Sarah Palin stands by made-up word 'refudiate,' compares self to Shakespeare
Refudiate is not a word — at least, not one that appears in the dictionary. But don’t try telling former Alaska Governor Sarah Palin. She’s been dropping refudiate bombs all over the place lately, and she’s not about to give up.
Last week, Palin went on Sean Hannity’s Fox News show to claim that it’s “divisive” for the NAACP to call out racist elements in the Tea Party movement. (See the clip below.) Her I-know-you-are-but-what-am-I argument built to this stirring conclusion: “[The Obamas] could refudiate what it is that this group is saying. They could set the record straight.” Liberal bloggers LOL’d at her word choice, but then she did it again yesterday. In a since-deleted tweet, Palin wrote, “Ground Zero Mosque supporters: doesn’t it stab you in the heart, as it does ours throughout the heartland? Peaceful Muslims, pls refudiate.” After much Twitter mockery, she erased the tweet, re-posting new versions that used actual words like reject and refute instead of the one she made up. Yet she followed this with another tweet defending her imaginary word: “‘Refudiate,’ ‘misunderestimate,’ ‘wee-wee’d up.’ English is a living language. Shakespeare liked to coin new words too. Got to celebrate it!”
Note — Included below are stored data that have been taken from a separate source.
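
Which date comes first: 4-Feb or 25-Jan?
25-Jan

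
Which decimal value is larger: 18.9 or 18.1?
18.9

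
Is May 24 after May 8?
Yes. Day 24 comes after day 8 in May — this is a date comparison, not a decimal one (the decimal 5.24 would be smaller than 5.8).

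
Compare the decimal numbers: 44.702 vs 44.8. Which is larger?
44.8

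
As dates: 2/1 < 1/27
False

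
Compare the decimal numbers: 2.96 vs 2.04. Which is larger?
2.96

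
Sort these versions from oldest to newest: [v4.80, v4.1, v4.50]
[v4.1, v4.50, v4.80]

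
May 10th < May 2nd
False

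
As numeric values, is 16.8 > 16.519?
True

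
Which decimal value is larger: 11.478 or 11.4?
11.478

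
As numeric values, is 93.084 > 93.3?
False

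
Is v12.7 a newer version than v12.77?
No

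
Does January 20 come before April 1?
Yes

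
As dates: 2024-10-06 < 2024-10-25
True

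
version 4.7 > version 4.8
False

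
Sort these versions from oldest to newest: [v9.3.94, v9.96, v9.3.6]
[v9.3.6, v9.3.94, v9.96]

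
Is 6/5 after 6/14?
No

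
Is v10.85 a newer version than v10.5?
Yes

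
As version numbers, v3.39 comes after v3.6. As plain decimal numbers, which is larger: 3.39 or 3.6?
3.6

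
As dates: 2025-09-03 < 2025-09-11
True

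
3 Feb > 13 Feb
False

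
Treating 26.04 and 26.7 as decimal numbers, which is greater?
26.7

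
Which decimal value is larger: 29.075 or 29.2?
29.2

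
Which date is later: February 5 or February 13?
February 13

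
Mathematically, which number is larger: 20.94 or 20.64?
20.94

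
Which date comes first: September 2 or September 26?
September 2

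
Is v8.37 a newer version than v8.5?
Yes. Version numbers are compared segment by segment as integers, not as decimals: minor version 37 > 5, so v8.37 > v8.5 (even though the decimal 8.37 < 8.5).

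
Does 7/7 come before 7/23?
Yes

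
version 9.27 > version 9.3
True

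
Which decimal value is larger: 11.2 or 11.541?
11.541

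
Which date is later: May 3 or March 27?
May 3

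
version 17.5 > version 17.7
False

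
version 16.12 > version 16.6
True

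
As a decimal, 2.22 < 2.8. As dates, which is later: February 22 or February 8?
February 22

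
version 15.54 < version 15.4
False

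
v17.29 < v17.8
False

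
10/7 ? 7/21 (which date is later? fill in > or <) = >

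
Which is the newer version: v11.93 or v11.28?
v11.93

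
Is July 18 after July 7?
Yes. Day 18 comes after day 7 in July — this is a date comparison, not a decimal one (the decimal 7.18 would be smaller than 7.7).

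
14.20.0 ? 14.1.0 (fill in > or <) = >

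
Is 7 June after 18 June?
No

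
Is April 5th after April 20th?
No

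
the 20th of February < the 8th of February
False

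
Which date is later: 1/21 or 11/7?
11/7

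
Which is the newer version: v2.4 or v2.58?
v2.58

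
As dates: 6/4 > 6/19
False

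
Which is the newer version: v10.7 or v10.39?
v10.39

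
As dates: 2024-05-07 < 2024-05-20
True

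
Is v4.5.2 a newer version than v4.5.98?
No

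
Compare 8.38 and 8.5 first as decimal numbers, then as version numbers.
As decimals: 8.38 < 8.5. As versions: v8.38 > v8.5 (minor version 38 > 5).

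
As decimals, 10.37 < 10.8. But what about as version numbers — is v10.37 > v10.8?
True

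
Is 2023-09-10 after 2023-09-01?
Yes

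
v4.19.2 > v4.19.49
False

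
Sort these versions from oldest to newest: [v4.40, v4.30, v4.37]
[v4.30, v4.37, v4.40]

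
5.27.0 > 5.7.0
True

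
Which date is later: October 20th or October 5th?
October 20th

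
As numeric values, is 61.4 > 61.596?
False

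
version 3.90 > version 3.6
True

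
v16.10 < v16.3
False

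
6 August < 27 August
True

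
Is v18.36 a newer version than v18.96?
No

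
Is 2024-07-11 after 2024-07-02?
Yes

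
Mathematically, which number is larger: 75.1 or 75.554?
75.554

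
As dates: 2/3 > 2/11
False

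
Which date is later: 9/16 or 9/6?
9/16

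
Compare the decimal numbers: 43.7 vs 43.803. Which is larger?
43.803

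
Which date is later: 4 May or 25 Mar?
4 May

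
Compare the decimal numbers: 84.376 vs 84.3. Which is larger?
84.376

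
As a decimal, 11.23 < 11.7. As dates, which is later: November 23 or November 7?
November 23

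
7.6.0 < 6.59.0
False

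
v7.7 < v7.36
True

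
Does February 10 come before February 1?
No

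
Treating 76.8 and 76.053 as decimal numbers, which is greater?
76.8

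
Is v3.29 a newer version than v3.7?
Yes. Version numbers are compared segment by segment as integers, not as decimals: minor version 29 > 7, so v3.29 > v3.7 (even though the decimal 3.29 < 3.7).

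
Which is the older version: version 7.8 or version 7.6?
version 7.6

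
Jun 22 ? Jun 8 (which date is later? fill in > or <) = >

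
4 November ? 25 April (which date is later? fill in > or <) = >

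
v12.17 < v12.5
False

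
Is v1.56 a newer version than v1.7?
Yes. Version numbers are compared segment by segment as integers, not as decimals: minor version 56 > 7, so v1.56 > v1.7 (even though the decimal 1.56 < 1.7).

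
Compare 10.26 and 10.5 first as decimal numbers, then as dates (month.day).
As decimals: 10.26 < 10.5. As dates: 10/26 is later than 10/5 (day 26 > day 5).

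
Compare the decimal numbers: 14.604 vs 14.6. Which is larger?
14.604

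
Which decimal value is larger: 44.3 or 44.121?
44.3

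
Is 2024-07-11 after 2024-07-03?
Yes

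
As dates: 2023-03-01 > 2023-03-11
False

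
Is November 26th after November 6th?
Yes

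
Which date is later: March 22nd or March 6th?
March 22nd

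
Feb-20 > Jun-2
False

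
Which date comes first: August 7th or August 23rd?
August 7th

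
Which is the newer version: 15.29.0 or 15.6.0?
15.29.0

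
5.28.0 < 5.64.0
True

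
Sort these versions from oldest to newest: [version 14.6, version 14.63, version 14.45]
[version 14.6, version 14.45, version 14.63]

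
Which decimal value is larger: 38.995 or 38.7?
38.995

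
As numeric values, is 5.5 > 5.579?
False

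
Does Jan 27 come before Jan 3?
No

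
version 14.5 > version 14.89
False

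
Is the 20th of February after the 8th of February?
Yes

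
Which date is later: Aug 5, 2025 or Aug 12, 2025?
Aug 12, 2025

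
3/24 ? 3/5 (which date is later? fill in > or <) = >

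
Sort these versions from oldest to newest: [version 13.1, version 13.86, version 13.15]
[version 13.1, version 13.15, version 13.86]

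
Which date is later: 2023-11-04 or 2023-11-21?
2023-11-21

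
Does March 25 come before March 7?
No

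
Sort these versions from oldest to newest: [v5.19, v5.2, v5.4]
[v5.2, v5.4, v5.19]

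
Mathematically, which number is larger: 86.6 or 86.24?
86.6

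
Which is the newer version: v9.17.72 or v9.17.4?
v9.17.72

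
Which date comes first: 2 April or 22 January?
22 January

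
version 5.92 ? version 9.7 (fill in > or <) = <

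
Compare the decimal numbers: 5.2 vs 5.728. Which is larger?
5.728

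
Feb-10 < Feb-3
False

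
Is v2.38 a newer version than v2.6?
Yes. Version numbers are compared segment by segment as integers, not as decimals: minor version 38 > 6, so v2.38 > v2.6 (even though the decimal 2.38 < 2.6).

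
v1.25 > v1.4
True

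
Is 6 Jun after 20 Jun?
No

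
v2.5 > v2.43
False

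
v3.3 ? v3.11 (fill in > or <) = <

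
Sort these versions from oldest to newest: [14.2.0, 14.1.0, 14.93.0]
[14.1.0, 14.2.0, 14.93.0]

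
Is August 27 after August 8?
Yes. Day 27 comes after day 8 in August — this is a date comparison, not a decimal one (the decimal 8.27 would be smaller than 8.8).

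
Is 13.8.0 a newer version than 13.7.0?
Yes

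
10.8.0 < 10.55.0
True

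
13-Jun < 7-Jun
False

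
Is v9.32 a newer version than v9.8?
Yes. Version numbers are compared segment by segment as integers, not as decimals: minor version 32 > 8, so v9.32 > v9.8 (even though the decimal 9.32 < 9.8).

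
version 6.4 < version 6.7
True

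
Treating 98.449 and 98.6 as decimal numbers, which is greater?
98.6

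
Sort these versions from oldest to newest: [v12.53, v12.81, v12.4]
[v12.4, v12.53, v12.81]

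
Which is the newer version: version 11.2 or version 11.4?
version 11.4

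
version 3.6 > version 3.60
False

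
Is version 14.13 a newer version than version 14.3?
Yes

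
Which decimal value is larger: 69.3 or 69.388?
69.388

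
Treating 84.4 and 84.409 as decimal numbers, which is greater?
84.409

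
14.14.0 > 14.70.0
False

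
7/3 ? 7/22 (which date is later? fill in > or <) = <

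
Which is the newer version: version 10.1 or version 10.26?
version 10.26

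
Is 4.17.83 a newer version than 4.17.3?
Yes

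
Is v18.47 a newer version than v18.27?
Yes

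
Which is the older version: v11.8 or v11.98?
v11.8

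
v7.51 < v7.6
False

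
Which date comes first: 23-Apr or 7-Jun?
23-Apr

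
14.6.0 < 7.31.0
False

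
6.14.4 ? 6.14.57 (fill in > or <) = <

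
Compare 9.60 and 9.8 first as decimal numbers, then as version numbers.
As decimals: 9.60 < 9.8. As versions: v9.60 > v9.8 (minor version 60 > 8).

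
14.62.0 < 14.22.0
False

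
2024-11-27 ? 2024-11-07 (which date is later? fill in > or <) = >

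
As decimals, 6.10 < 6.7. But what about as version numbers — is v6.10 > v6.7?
True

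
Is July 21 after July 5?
Yes. Day 21 comes after day 5 in July — this is a date comparison, not a decimal one (the decimal 7.21 would be smaller than 7.5).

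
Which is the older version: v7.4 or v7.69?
v7.4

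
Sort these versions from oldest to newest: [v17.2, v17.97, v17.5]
[v17.2, v17.5, v17.97]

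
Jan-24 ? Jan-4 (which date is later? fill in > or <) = >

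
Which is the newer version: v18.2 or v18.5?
v18.5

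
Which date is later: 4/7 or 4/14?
4/14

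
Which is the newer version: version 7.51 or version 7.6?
version 7.51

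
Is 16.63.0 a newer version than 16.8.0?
Yes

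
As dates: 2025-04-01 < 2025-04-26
True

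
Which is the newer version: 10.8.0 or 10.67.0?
10.67.0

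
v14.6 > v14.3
True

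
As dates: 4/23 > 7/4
False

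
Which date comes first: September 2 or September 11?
September 2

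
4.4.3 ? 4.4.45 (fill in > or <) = <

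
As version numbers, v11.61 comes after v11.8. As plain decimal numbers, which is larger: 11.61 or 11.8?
11.8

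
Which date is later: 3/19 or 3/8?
3/19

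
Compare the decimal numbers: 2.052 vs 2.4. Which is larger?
2.4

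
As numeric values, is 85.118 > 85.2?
False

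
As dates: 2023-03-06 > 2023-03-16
False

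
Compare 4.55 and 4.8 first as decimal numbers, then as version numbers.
As decimals: 4.55 < 4.8. As versions: v4.55 > v4.8 (minor version 55 > 8).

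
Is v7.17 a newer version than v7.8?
Yes. Version numbers are compared segment by segment as integers, not as decimals: minor version 17 > 8, so v7.17 > v7.8 (even though the decimal 7.17 < 7.8).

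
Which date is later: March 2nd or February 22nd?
March 2nd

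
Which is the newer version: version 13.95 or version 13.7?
version 13.95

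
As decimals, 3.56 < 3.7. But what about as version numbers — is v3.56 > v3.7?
True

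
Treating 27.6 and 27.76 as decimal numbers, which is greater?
27.76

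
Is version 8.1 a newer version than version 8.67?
No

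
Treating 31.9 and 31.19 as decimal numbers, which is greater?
31.9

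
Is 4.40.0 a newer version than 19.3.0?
No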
After I finished cracking up at the idea of Sarah Palin comparing herself to Shakespeare, I had to admit: She’s kinda right. Languages evolve organically. The only reason you understood the noun tweet in the last paragraph is because somebody made up that sense of the word a couple of years ago. And at least in this writer’s opinion, refudiate isn’t even the worst part of Palin’s original tweet, a cynical effort to stoke ugly anti-Muslim sentiment. Blogger Jay Smooth posted a similar take on Twitter: “If Sarah Palin used all the right words, the idea expressed would still be just as wrong. So I refudiate this judgmentation of her wordery.”
So the question really is: As far as made-up words go, where does Sarah Palin’s refudiate stand? It’s not quite as versatile as George W. Bush’s classic misunderestimate or Will-Ferrell-as-Bush’s even more classic strategery, but I think this verb has potential. Let us know what you think of refudiate, and while we’re at it, tell us your favorite fake words of all time.